Mike Tyson is a very complicated guy whose career is a cautionary tragedy, and his fall a complex interplay of factors.
Mike was effectively abandoned as a child. He was a feral kid, running the streets and trying to survive when Cus D’Amato came into his life, but Cus was not an unalloyed blessing.
Cus only intervened and brought kids in who he thought he would be able to use. He wanted tough kids to mold into fighters. Cud did succeed in getting a young Mike Tyson to believe he might be able to achieve and become a fighter like his hero, Muhammad Ali.
He provided structure, training, and a purpose in life, and had taken Floyd Patterson out of a youth home for delinquents for the same reason, to make him a fighter.
Cus took a hefty percentage as the manager/trainer. Mike had never had anyone care about him for himself, and Cus did not either.
Mike, as a prime fighter, was a beast. He had weaknesses, all fighters do, but his natural speed and strength, coupled with good discipline and training, made him one of the most dominant champions ever during his prime, short as it was.
Mike’s decline came from four sources:
1. Background and Upbringing
His background and upbringing left him vulnerable to manipulative people.
After Cus died, and Don King had arrived on the scene, the fox was in the henhouse. Add in Robin Givens and her mother, and Mike had more manipulators than Hersey has chocolate.
The result was a Mike under constant pressure, with Kevin Rooney driven out.
2. Press Clipping
Mike began to believe his press clippings. Every fighter that set foot in the ring with him during his prime was terrified, and Mike began to think that all fighters would be terrified of him.
Further, as the papers began to say he was unbeatable, he began to believe he was unbeatable.
3. The hard-working kid
The hard-working kid who watched film regularly when he was not in the gym training, was gone.
The new Mike thought he didn’t have to train, that he could party and train in a training camp. He went from the gym and film room every day, to the nightclubs every night.
There were approaching two fighters who met the criteria for matching Mike: a brutally brave and tough swarmer with power, Holyfield, and a master boxer with size, speed, reach, and excellent fundamentals, Lennox Lewis.
Could prime Mike have beaten them?
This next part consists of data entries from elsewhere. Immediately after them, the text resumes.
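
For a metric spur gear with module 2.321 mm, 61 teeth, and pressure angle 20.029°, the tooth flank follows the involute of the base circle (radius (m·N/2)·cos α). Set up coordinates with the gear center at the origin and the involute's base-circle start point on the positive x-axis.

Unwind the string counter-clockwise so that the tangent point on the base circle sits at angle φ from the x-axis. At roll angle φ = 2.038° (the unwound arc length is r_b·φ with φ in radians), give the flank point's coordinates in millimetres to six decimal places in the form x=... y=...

pitch radius r_p = m·N/2 = 2.321·61/2 = 70.790500
base radius r_b = r_p·cos α = 70.790500·cos 20.029° = 66.509047
roll angle φ = 2.038° = 0.03556981 rad
x = r_b·(cos φ + φ·sin φ) = 66.509047·(0.99936746 + 0.03556981·0.03556231) = 66.551108
y = r_b·(sin φ − φ·cos φ) = 66.509047·(0.03556231 − 0.03556981·0.99936746) = 0.000998

x=66.551108 y=0.000998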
We will never know because prime Mike was long gone.
To maintain the style, which made Mike great, combination punching in volume, and bob and weaves defense, gym time, and top shape were a must. Mike went from a mini cyclone to a single cannon. His championship-style was a memory.
Mike’s natural speed and strength remained, but time was passing, and it takes a tiny bit every day. He was not as strong at 25 as he was at 20, nor as fast.
The difference might be small, but it was there. Constant work in the gym, the right diet, rest, all can delay a decline, but Mike had gotten to the point he did none of them.
Enter Buster Douglas, who fought the best fight of his life on a night Mike had not trained for. A prime Mike Tyson would have stopped Buster in the first round.
Then prison for three years, and more time lost. Muhammad Ali and Joe Louis were not the only fighters to see a decline from a three-plus-year exile, Tyson did as well. So it was a complex combination of factors, not a simple “he partied too much” or “bad girls took him down,” or “Don King did it,” as some folks claim.
Life set Mike up to fail, and he was unable to overcome it back then – he seems to be doing much better today.
Mike’s talent was based on shaky foundations. His mental instability and immaturity, his reliance on technique, his ambivalence to the sport, combined with the challenges presented by his own style, meant he couldn’t keep it going for long enough to fulfill his early potential.
Despite this, he had a fantastic run for a few years, with one of the most dominating reigns in heavyweight history.
He may have fallen short of some people’s expectations, but it was impressive while it lasted.